Supposedly, however, BT does more than just that--it also tells us how to "conditionalize on new evidence". What I don't understand is how it is supposed to do so. As far as I can see, the theorem only tells us that the conditional probability of H given E, (Pr(H|E)t) is equal to (Pr(H)tPr(E|H)t)/Pr(E)t but this is only the old synchronic constraint again. It is only if we assume that, in observing that E, our degree of belief in H (Pr(H)t+1) becomes identical to our previous degree of belief in H given E (Pr(H|E)t) (i.e. if we assume that Pr(E)t+1=1 and Pr(H|E)t+1=Pr(H|E)t) that we can use BT to find out what that degree of belief was equal to. But then if this is the case BT in and of itself does not tell us what our degree of belief in H should be after the evidence is in. It only tell us what our degree of belief in Pr(H|E)t had to be before the new evidence was in.

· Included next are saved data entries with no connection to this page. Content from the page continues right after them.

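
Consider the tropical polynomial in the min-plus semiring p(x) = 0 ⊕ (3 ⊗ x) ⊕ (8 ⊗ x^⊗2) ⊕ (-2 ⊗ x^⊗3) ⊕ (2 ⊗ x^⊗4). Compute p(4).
p(4) = 0

A tropical monomial a ⊗ x^⊗i evaluates to a + i · x. Evaluating each term at x = 4:
  Term 0 contributes 0 + 0 · 4 = 0
  Term 1 contributes 3 + 1 · 4 = 7
  Term 2 contributes 8 + 2 · 4 = 16
  Term 3 contributes -2 + 3 · 4 = 10
  Term 4 contributes 2 + 4 · 4 = 18
p(4) = ⊕ of these = min[0, 7, 16, 10, 18] = 0.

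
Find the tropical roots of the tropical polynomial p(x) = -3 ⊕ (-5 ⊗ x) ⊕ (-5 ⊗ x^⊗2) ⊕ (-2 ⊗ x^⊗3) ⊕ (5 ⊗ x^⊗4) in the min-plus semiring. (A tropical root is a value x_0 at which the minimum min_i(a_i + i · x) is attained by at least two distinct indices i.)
Roots: {-7, -3, 0, 2}

Each tropical root is a break point of the lower envelope of the lines y = a_i + i · x (there are 5 lines, with slopes 0, 1, ..., 4). Only the lines that attain the minimum somewhere contribute to roots; other lines are dominated. Here the surviving (envelope) indices are i = 4, i = 3, i = 2, i = 1, i = 0.
Intersections between consecutive envelope lines give the roots: for adjacent envelope indices i < j the intersection is x = (a_i − a_j) / (j − i). Reading off the sorted break points: {-7, -3, 0, 2}.
Verification: at each break x_0, at least two indices attain the minimum of min_i(a_i + i · x_0).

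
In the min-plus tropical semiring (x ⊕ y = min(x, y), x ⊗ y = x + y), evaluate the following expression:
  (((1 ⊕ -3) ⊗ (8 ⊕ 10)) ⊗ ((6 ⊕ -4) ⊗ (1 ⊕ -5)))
(((1 ⊕ -3) ⊗ (8 ⊕ 10)) ⊗ ((6 ⊕ -4) ⊗ (1 ⊕ -5))) = -4

Expand innermost to outermost. Recall ⊕ takes the minimum of its arguments and ⊗ takes their sum. Working out the expression (((1 ⊕ -3) ⊗ (8 ⊕ 10)) ⊗ ((6 ⊕ -4) ⊗ (1 ⊕ -5))) gives -4.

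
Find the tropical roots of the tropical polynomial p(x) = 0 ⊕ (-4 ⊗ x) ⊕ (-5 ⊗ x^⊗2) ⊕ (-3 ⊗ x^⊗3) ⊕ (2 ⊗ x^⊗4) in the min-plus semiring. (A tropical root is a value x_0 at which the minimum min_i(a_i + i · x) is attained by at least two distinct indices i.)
Roots: {-5, -2, 1, 4}

Each tropical root is a break point of the lower envelope of the lines y = a_i + i · x (there are 5 lines, with slopes 0, 1, ..., 4). Only the lines that attain the minimum somewhere contribute to roots; other lines are dominated. Here the surviving (envelope) indices are i = 4, i = 3, i = 2, i = 1, i = 0.
Intersections between consecutive envelope lines give the roots: for adjacent envelope indices i < j the intersection is x = (a_i − a_j) / (j − i). Reading off the sorted break points: {-5, -2, 1, 4}.
Verification: at each break x_0, at least two indices attain the minimum of min_i(a_i + i · x_0).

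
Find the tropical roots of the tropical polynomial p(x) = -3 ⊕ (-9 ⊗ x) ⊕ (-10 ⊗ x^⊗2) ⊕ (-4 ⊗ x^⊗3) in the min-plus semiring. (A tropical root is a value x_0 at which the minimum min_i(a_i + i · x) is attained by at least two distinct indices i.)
Roots: {-6, 1, 6}

Each tropical root is a break point of the lower envelope of the lines y = a_i + i · x (there are 4 lines, with slopes 0, 1, ..., 3). Only the lines that attain the minimum somewhere contribute to roots; other lines are dominated. Here the surviving (envelope) indices are i = 3, i = 2, i = 1, i = 0.
Intersections between consecutive envelope lines give the roots: for adjacent envelope indices i < j the intersection is x = (a_i − a_j) / (j − i). Reading off the sorted break points: {-6, 1, 6}.
Verification: at each break x_0, at least two indices attain the minimum of min_i(a_i + i · x_0).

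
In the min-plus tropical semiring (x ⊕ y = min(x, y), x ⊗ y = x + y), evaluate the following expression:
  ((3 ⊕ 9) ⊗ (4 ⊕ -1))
((3 ⊕ 9) ⊗ (4 ⊕ -1)) = 2

Expand innermost to outermost. Recall ⊕ takes the minimum of its arguments and ⊗ takes their sum. Working out the expression ((3 ⊕ 9) ⊗ (4 ⊕ -1)) gives 2.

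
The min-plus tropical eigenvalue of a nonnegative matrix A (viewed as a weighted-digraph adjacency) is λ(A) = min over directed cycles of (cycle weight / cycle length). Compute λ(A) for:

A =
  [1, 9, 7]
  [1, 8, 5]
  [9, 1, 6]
λ(A) = 1

Enumerate directed cycles and compute their means (weight / length). Sample:
  cycle 0 → 0: weight = 1, length = 1, mean = 1/1 ≈ 1.000
  cycle 1 → 1: weight = 8, length = 1, mean = 8/1 ≈ 8.000
  cycle 2 → 2: weight = 6, length = 1, mean = 6/1 ≈ 6.000
  cycle 0 → 1 → 0: weight = 10, length = 2, mean = 10/2 ≈ 5.000
  cycle 0 → 2 → 0: weight = 16, length = 2, mean = 16/2 ≈ 8.000
  cycle 1 → 0 → 1: weight = 10, length = 2, mean = 10/2 ≈ 5.000
Minimum mean = 1.000, attained e.g. along the cycle 0 → 0 with weight 1 and length 1. So λ(A) = 1/1 = 1.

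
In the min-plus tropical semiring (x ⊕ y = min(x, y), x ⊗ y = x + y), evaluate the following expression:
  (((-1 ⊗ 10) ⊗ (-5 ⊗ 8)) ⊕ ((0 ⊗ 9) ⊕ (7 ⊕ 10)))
(((-1 ⊗ 10) ⊗ (-5 ⊗ 8)) ⊕ ((0 ⊗ 9) ⊕ (7 ⊕ 10))) = 7

Expand innermost to outermost. Recall ⊕ takes the minimum of its arguments and ⊗ takes their sum. Working out the expression (((-1 ⊗ 10) ⊗ (-5 ⊗ 8)) ⊕ ((0 ⊗ 9) ⊕ (7 ⊕ 10))) gives 7.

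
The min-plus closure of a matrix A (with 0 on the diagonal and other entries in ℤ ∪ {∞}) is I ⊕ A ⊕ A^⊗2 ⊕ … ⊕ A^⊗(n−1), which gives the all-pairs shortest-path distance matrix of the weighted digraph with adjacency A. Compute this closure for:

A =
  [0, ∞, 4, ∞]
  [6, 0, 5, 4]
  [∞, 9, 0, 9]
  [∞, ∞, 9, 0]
Closure =
  [0, 13, 4, 13]
  [6, 0, 5, 4]
  [15, 9, 0, 9]
  [24, 18, 9, 0]

This is the Floyd-Warshall all-pairs shortest-path computation. For each intermediate vertex k = 0, 1, …, 3, update dist[i][j] ← min(dist[i][j], dist[i][k] + dist[k][j]). The final matrix gives, for each (i, j), the minimum total weight of any directed path from i to j (possibly empty when i = j).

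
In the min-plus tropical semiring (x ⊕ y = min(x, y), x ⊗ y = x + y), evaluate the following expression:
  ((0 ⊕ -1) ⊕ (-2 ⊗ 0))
((0 ⊕ -1) ⊕ (-2 ⊗ 0)) = -2

Expand innermost to outermost. Recall ⊕ takes the minimum of its arguments and ⊗ takes their sum. Working out the expression ((0 ⊕ -1) ⊕ (-2 ⊗ 0)) gives -2.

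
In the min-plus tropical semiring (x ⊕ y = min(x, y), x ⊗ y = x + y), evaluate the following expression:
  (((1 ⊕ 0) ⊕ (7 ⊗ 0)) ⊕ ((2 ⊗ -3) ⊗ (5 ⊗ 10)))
(((1 ⊕ 0) ⊕ (7 ⊗ 0)) ⊕ ((2 ⊗ -3) ⊗ (5 ⊗ 10))) = 0

Expand innermost to outermost. Recall ⊕ takes the minimum of its arguments and ⊗ takes their sum. Working out the expression (((1 ⊕ 0) ⊕ (7 ⊗ 0)) ⊕ ((2 ⊗ -3) ⊗ (5 ⊗ 10))) gives 0.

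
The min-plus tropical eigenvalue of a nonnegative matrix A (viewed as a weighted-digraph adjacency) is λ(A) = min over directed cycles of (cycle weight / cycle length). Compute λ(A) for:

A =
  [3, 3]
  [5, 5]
λ(A) = 3

Enumerate directed cycles and compute their means (weight / length). Sample:
  cycle 0 → 0: weight = 3, length = 1, mean = 3/1 ≈ 3.000
  cycle 1 → 1: weight = 5, length = 1, mean = 5/1 ≈ 5.000
  cycle 0 → 1 → 0: weight = 8, length = 2, mean = 8/2 ≈ 4.000
  cycle 1 → 0 → 1: weight = 8, length = 2, mean = 8/2 ≈ 4.000
Minimum mean = 3.000, attained e.g. along the cycle 0 → 0 with weight 3 and length 1. So λ(A) = 3/1 = 3.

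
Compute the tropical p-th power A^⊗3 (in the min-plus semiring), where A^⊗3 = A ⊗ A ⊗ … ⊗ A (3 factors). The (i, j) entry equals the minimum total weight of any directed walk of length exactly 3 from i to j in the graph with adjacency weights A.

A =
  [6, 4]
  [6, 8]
A^⊗3 =
  [16, 14]
  [16, 16]

Each entry (A^⊗3)_ij equals the minimum over all length-3 walks i = v_0 → v_1 → … → v_3 = j of Σ_t A[v_t][v_{t+1}]. For example, for (i, j) = (0, 1) we minimise over 4 possible intermediate vertex sequences; the minimum is 14, attained along the walk 0 → 1 → 0 → 1.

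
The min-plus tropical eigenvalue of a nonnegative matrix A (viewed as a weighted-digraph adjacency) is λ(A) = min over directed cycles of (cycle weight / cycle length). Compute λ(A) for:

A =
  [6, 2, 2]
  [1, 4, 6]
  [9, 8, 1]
λ(A) = 1

Enumerate directed cycles and compute their means (weight / length). Sample:
  cycle 0 → 0: weight = 6, length = 1, mean = 6/1 ≈ 6.000
  cycle 1 → 1: weight = 4, length = 1, mean = 4/1 ≈ 4.000
  cycle 2 → 2: weight = 1, length = 1, mean = 1/1 ≈ 1.000
  cycle 0 → 1 → 0: weight = 3, length = 2, mean = 3/2 ≈ 1.500
  cycle 0 → 2 → 0: weight = 11, length = 2, mean = 11/2 ≈ 5.500
  cycle 1 → 0 → 1: weight = 3, length = 2, mean = 3/2 ≈ 1.500
Minimum mean = 1.000, attained e.g. along the cycle 2 → 2 with weight 1 and length 1. So λ(A) = 1/1 = 1.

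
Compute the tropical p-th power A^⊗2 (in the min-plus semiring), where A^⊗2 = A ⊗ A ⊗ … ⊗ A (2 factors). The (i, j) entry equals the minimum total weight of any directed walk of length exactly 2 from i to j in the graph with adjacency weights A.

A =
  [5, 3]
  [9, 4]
A^⊗2 =
  [10, 7]
  [13, 8]

Each entry (A^⊗2)_ij equals the minimum over all length-2 walks i = v_0 → v_1 → … → v_2 = j of Σ_t A[v_t][v_{t+1}]. For example, for (i, j) = (0, 1) we minimise over 2 possible intermediate vertex sequences; the minimum is 7, attained along the walk 0 → 1 → 1.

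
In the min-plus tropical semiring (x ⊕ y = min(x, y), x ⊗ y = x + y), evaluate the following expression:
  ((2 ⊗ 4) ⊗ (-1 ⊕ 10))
((2 ⊗ 4) ⊗ (-1 ⊕ 10)) = 5

Expand innermost to outermost. Recall ⊕ takes the minimum of its arguments and ⊗ takes their sum. Working out the expression ((2 ⊗ 4) ⊗ (-1 ⊕ 10)) gives 5.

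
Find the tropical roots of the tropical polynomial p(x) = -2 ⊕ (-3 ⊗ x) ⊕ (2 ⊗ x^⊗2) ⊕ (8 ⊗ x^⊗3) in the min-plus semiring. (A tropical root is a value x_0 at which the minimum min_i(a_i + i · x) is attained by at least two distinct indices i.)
Roots: {-6, -5, 1}

Each tropical root is a break point of the lower envelope of the lines y = a_i + i · x (there are 4 lines, with slopes 0, 1, ..., 3). Only the lines that attain the minimum somewhere contribute to roots; other lines are dominated. Here the surviving (envelope) indices are i = 3, i = 2, i = 1, i = 0.
Intersections between consecutive envelope lines give the roots: for adjacent envelope indices i < j the intersection is x = (a_i − a_j) / (j − i). Reading off the sorted break points: {-6, -5, 1}.
Verification: at each break x_0, at least two indices attain the minimum of min_i(a_i + i · x_0).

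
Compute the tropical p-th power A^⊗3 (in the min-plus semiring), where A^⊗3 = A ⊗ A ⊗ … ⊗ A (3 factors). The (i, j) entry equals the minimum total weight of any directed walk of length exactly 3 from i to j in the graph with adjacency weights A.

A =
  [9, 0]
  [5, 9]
A^⊗3 =
  [14, 5]
  [10, 14]

Each entry (A^⊗3)_ij equals the minimum over all length-3 walks i = v_0 → v_1 → … → v_3 = j of Σ_t A[v_t][v_{t+1}]. For example, for (i, j) = (0, 1) we minimise over 4 possible intermediate vertex sequences; the minimum is 5, attained along the walk 0 → 1 → 0 → 1.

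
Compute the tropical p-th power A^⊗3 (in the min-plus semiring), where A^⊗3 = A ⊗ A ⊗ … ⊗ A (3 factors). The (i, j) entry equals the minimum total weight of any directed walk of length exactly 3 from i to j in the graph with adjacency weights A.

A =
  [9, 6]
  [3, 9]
A^⊗3 =
  [18, 15]
  [12, 18]

Each entry (A^⊗3)_ij equals the minimum over all length-3 walks i = v_0 → v_1 → … → v_3 = j of Σ_t A[v_t][v_{t+1}]. For example, for (i, j) = (0, 1) we minimise over 4 possible intermediate vertex sequences; the minimum is 15, attained along the walk 0 → 1 → 0 → 1.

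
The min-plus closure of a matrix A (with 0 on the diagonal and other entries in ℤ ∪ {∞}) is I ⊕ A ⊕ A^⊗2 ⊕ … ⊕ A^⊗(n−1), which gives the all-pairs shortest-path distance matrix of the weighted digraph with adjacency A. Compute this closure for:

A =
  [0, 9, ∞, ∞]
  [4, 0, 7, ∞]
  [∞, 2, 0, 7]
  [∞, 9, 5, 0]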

Can someone please show me the error of my ways? Why do Bayesian epistemologists assume that BT plays any different role from that of other axioms of probability? In what sense it is providing us with anything other than a synchornic constraint on our degrees of belief?

Wednesday, April 8, 2009

Bayesians and Probability One

It is often said that a Bayesian agent should not assign probability one to a proposition unless it is a logical truth. However, this principle is often appealed to without any reference or argument. I guess this is because people take the principle to be so self-evident that it doesn't need any support, but can anyone point me to any "standard" references or discussions of the principle?